Briareos as the “sea-goat” Aigaion
The sea-goat Aigaion “cannot be distinguished from Hesiod’s Briareos”, according to M.L. West; they are already explicitly linked in Iliad I.402-04, though they must have had separate origins:[3]

…the monster of the hundred arms whom the gods call Briareus, but mankind Aegaeon, a giant more powerful even than his father.”[4]
This episode, alluded to in Iliad (i.399ff), is found nowhere else in Greek mythology: at one time the Olympian gods were trying to overthrow Zeus but were stopped when the sea nymph Thetis brought one of the Hecatonchires to his aid, him whom the gods call Briareios but men call Aigaion (“goatish” Iliad i.403).[5] Hesiod reconciles the archaic Hecatonchires with the Olympian pantheon by making of Briareos the son-in-law of Poseidon, he “giving him Kymopoliea his daughter to wed.” (Theogony 817).

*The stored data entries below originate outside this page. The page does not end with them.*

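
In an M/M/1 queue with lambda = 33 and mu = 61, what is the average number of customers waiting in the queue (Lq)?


rho = 33/61; Lq = rho^2/(1-rho) = 0.64

0.64


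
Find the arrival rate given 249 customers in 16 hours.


lambda = total arrivals / time = 249 / 16 = 15.56 per hour

15.56 per hour


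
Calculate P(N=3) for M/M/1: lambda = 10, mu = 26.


rho = 10/26; P(n) = (1-rho)*rho^n = (1-10/26)*(10/26)^3 = 0.035

0.035


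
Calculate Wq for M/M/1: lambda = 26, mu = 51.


rho = 26/51; Wq = rho/(mu - lambda) = 0.0204 hours

0.0204 hours


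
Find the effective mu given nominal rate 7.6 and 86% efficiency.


Effective rate = mu * efficiency = 7.6 * 0.86 = 6.54 per hour

6.54 per hour


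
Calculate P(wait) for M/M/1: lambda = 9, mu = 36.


P(wait) = rho = lambda/mu = 9/36 = 0.25

0.25


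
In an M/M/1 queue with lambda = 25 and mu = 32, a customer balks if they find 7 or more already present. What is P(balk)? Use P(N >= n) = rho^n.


P(N >= 7) = rho^7 = (25/32)^7 = 0.1776

0.1776


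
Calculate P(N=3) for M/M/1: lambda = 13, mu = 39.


rho = 13/39; P(n) = (1-rho)*rho^n = (1-13/39)*(13/39)^3 = 0.0247

0.0247


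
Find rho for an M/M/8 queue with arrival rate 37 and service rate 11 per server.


rho = lambda/(c*mu) = 37/(8*11) = 0.4205

0.4205


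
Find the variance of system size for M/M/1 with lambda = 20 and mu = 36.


rho = 20/36; Var(N) = rho/(1-rho)^2 = 2.81

2.81


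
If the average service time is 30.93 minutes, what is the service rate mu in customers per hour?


mu = 60 / avg_service_time = 60 / 30.93 = 1.94 per hour

1.94 per hour


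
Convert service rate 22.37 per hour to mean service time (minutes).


Mean service time = 60/mu = 60/22.37 = 2.68 minutes

2.68 minutes


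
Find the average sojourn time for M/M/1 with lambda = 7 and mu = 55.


W = 1/(mu - lambda) = 1/(55 - 7) = 0.0208 hours

0.0208 hours


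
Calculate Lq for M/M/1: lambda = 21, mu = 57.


rho = 21/57; Lq = rho^2/(1-rho) = 0.21

0.21


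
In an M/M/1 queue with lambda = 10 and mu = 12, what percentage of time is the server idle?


Idle fraction = (1 - rho) * 100 = (1 - 10/12) * 100 = 16.7%

16.7%


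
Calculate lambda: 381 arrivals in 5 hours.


lambda = total arrivals / time = 381 / 5 = 76.2 per hour

76.2 per hour


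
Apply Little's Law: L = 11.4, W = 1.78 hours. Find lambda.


lambda = L / W = 11.4 / 1.78 = 6.4 per hour

6.4 per hour


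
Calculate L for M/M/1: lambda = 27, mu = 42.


rho = 27/42; L = rho/(1-rho) = 1.8

1.8


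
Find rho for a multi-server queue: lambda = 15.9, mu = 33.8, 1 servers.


rho = lambda / (c * mu) = 15.9 / (1 * 33.8) = 0.4704

0.4704


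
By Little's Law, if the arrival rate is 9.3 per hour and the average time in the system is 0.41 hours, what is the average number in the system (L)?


L = lambda * W = 9.3 * 0.41 = 3.81

3.81


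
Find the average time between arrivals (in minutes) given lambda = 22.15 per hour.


Mean interarrival time = 60/lambda = 60/22.15 = 2.71 minutes

2.71 minutes


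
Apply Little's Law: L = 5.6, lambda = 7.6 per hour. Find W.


W = L / lambda = 5.6 / 7.6 = 0.7368 hours

0.7368 hours


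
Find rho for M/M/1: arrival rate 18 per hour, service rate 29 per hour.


rho = lambda/mu = 18/29 = 0.6207

0.6207


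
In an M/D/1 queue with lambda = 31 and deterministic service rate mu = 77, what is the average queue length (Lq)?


M/D/1: Lq = rho^2 / (2*(1-rho)) where rho = 31/77; Lq = 0.14

0.14


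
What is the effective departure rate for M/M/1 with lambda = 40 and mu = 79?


For a stable queue (lambda < mu), throughput = lambda = 40 per hour

40 per hour


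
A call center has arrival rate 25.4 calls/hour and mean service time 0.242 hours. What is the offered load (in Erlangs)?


Offered load a = lambda * E[S] = 25.4 * 0.242 = 6.15 Erlangs

6.15 Erlangs


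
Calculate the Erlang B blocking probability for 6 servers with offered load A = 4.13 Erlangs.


B(N,A) = (A^N/N!) / sum(A^k/k!, k=0..N) with N=6, A=4.13 = 0.1266

0.1266


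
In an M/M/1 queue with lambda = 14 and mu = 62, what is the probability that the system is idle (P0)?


P0 = 1 - rho = 1 - 14/62 = 0.7742

0.7742


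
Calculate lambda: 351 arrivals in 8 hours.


lambda = total arrivals / time = 351 / 8 = 43.88 per hour

43.88 per hour


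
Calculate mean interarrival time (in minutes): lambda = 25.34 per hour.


Mean interarrival time = 60/lambda = 60/25.34 = 2.37 minutes

2.37 minutes


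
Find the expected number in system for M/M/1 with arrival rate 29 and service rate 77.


rho = 29/77; L = rho/(1-rho) = 0.6

0.6


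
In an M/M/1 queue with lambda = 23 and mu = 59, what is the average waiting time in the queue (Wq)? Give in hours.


rho = 23/59; Wq = rho/(mu - lambda) = 0.0108 hours

0.0108 hours


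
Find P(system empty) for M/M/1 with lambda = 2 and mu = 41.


P0 = 1 - rho = 1 - 2/41 = 0.9512

0.9512


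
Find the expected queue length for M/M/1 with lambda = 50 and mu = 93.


rho = 50/93; Lq = rho^2/(1-rho) = 0.63

0.63


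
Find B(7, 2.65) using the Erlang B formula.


B(N,A) = (A^N/N!) / sum(A^k/k!, k=0..N) with N=7, A=2.65 = 0.0129

0.0129


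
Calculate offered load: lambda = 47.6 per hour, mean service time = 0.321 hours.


Offered load a = lambda * E[S] = 47.6 * 0.321 = 15.28 Erlangs

15.28 Erlangs


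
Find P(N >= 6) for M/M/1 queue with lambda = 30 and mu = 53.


P(N >= 6) = rho^6 = (30/53)^6 = 0.0329

0.0329


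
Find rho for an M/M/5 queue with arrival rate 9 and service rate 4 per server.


rho = lambda/(c*mu) = 9/(5*4) = 0.45

0.45


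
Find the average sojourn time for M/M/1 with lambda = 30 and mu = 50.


W = 1/(mu - lambda) = 1/(50 - 30) = 0.05 hours

0.05 hours


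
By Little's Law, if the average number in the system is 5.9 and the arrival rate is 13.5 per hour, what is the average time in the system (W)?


W = L / lambda = 5.9 / 13.5 = 0.437 hours

0.437 hours


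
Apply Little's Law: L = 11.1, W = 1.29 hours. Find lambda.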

In a Corinthian myth related in the second century CE to Pausanias (Description of Greece ii. 1.6 and 4.7), Briareus was the arbitrator in a dispute between Poseidon and Helios, between sea and sun: he adjudged the Isthmus of Corinth to belong to Poseidon and the acropolis of Corinth (Acrocorinth) sacred to Helios.

In Virgil’s Aeneid (10.566-67), Aeneas is likened in a simile to “Aegaeon,” though in Virgil’s account Aegaeon fought on the side of the Titans rather than the Olympians; in this Virgil was following the lost Corinthian epic Titanomachy rather than the more familiar account in Hesiod.